Book Review: The Bloodletter’s Daughter (A Novel of Old Bohemia) by Linda Lafferty

This book hooked me from the start. It begins with a deranged boy, Don Julius, trying to solve a code hidden in a book. We learn that this is the bastard son of the king. When the king arrives to pay a visit to the boy’s mother, he scolds Don Julius for not being masculine enough. He slaps the boy, “encouraging” him to get drunk and sleep with lots of women. This action has a profound effect on the boy, who had been using the mystery of the code to calm his various ailments—both his thoughts and his physical ailments. It’s left to imagine all the horrible things he’ll do to women over the following years (and he does!).

The book transitions to the story of Marketa, a young woman who helps her family by working at their bathhouse. At this time in history, bathing was not the respected custom it is today. The family’s bathhouse provides full-service bathing—and I do mean full service. As she blossoms to womanhood, a man becomes enamored with Marketa. She is disgusted, but her mother forces her to do things like sit naked for him and help make his bath time extra pleasurable. Marketa, however, is a girl of science. Despite her gender, she wants nothing more than to learn her father’s trade of bloodletting. She is infatuated with the human body and how it works, and she refuses to sleep with anyone at the bathhouse, even if it means she’s losing out on extra money for her family.

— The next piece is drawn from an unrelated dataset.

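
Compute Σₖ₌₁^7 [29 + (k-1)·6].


aₙ = 29 + (7-1)×6 = 65
Sₙ = n(a₁+aₙ)/2 = 7×(29+65)/2
= 7×94/2 = 329

S_7 = 329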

The two storylines merge when the king sends his son to a facility located in Marketa’s town, located away from the king. The king has promised the deranged young man a position—if he can be healed. Marketa’s father is enlisted to help with the bloodletting that promises to help Don Julius. As well, the king has allowed the boy to start looking at the coded book once more, as this seems to have worked to quell his craziness years prior. Don Julius has noticed Marketa, however, and has demanded her presence at the bloodletting. He seems to think Marketa has emerged from inside his coded book. Obsessed is an understatement.

In addition, Marketa has secretly been asked to report on the patient’s progress to an agent of the king—in exchange for the most updated medical news from Prague. To add to the mix, Marketa and her father have been having visions of a lady in white—we learn little of this save that it’s some type of omen, and it’s important to note whether the woman is wearing white or black gloves (Marketa sees no gloves; her father sees black ones).

This book is well-written, with just enough mystery and darkness to captivate me. I recommend it to anyone interested in a historical book in which the storyline merges well with the history of the time to make it come alive. Though the storylines are somewhat disturbing, I recommend this book for anyone with a penchant for things dark.